I liquidi delle sigarette elettroniche, combinati al giusto dosaggio di nicotina, contribuiscono a sentirsi sazi, e tolgono il desiderio di abbuffarsi con cibi estremamente calorici. Infatti, la grande varietà di liquidi sul mercato, consente di provare un gran numero di sapori: dolci, fruttati o cremosi, per rispondere a ogni esigenza. 

Un altro vantaggio delle sigarette elettroniche consiste nella possibilità di creare il liquido per conto proprio, per personalizzare al meglio il suo gusto. E infine, dato che anche l’occhio vuole la sua parte, un altro vantaggio delle sigarette elettroniche consiste nella possibilità di scegliere tra tantissimi design e colori diversi. 

Non solo, anche la capienza del serbatoio cambia, così come la durata della batteria. Questa grande varietà di scelta permette di individuare il modello più adatto, o di provarne un paio e poi decidere quale sia meglio per le proprie esigenze.

 

Quanto dura una sigaretta elettronica?

Per assicurare un utilizzo sicuro e prestazioni costanti, è essenziale garantire una corretta manutenzione alla sigaretta elettronica. Quando il liquido finisce è consigliabile pulire la sigaretta elettronica seguendo le modalità indicate sul foglietto delle istruzioni. 

In linea generale, il componente più delicato è l’atomizzatore, da immergere in acqua e aceto di tanto in tanto, per eliminare i residui di liquido al meglio, e poi asciugare con cura. L’atomizzatore non dura in eterno, anche se provvedete alla migliore manutenzione, ma quelli di miglior qualità possono essere utilizzati fino ai 40 ml. 
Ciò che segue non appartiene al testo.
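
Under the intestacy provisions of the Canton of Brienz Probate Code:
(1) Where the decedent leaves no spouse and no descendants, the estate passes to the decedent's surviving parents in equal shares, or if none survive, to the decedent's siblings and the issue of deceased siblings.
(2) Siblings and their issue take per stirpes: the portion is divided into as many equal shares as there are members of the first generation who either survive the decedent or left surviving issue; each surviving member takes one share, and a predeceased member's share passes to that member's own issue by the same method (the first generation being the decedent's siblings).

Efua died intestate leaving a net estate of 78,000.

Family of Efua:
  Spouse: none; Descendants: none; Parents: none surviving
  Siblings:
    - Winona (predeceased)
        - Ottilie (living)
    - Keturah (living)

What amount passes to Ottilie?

Ottilie receives 39,000.

The entire 78,000 passes to the siblings and their issue.
That amount (78,000) is divided into 2 shares of 39,000: Keturah takes 39,000; Winona's 39,000 share passes to Winona's issue.
Winona's share (39,000) passes entirely to Ottilie.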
È però ideale verificare la funzionalità dell’atomizzatore dopo circa 20 ml di svapo, perché molto varia dal tipo di liquido e dalla frequenza di utilizzo. La batteria e la resistenza non devono essere immerse sott’acqua, ma per pulirle basta munirsi di un piccolo spazzolino ed eliminare eventuali residui.
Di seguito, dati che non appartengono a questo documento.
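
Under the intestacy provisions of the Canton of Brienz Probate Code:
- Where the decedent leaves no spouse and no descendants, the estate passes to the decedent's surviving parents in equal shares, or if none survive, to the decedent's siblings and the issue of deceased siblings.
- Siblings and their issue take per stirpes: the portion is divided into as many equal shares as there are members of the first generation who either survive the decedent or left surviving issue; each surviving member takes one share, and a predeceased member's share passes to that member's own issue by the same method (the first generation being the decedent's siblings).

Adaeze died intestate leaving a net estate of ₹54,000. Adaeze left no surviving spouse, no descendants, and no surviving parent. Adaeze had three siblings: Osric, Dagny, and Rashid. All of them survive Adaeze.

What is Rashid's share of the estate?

The entire ₹54,000 passes to the siblings and their issue.
That amount (₹54,000) is divided into 3 shares of ₹18,000: Osric, Dagny, and Rashid each take ₹18,000.

Rashid receives ₹18,000.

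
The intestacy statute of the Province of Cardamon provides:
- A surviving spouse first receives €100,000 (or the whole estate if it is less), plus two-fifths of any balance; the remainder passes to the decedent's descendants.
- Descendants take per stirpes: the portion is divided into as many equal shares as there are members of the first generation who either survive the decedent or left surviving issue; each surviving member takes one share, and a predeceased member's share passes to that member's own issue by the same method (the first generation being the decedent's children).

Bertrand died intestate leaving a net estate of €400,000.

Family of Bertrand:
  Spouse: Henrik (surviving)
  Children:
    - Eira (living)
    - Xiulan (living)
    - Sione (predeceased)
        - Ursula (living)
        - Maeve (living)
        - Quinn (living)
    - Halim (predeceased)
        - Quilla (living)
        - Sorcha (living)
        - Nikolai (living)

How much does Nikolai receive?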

Al pari dell’atomizzatore, anche la resistenza è da cambiare, ma molto più spesso, ogni due settimane circa. 

Le sigarette elettroniche sono completamente sicure?

La mancanza di combustione delle e-cig è sicuramente un grande beneficio, anche se è necessario ricordare che la nicotina è la sostanza che crea dipendenza, e se il dosaggio non viene ridotto nel tempo, questi prodotti non serviranno a molto nella vostra lotta contro il tabagismo. 

Inoltre, ricordiamo che il liquido è composto in parte da glicole propilenico, che non è del tutto innocuo, un allarme lanciato dalla Associazione Italiana per la Ricerca sul Cancro. Sembrerebbe che in rari casi, “svapare” in modo prolungato e troppo frequente può causare asma e tosse. 

Inoltre, all’interno dei liquidi, si trova il nichel, un metallo che crea forti reazioni allergiche in alcune perone. Detto ciò, oggi non è ancora chiaro l’effetto del liquido sul nostro organismo, e neppure se la temperatura possa incidere sulla sua potenziale tossicità.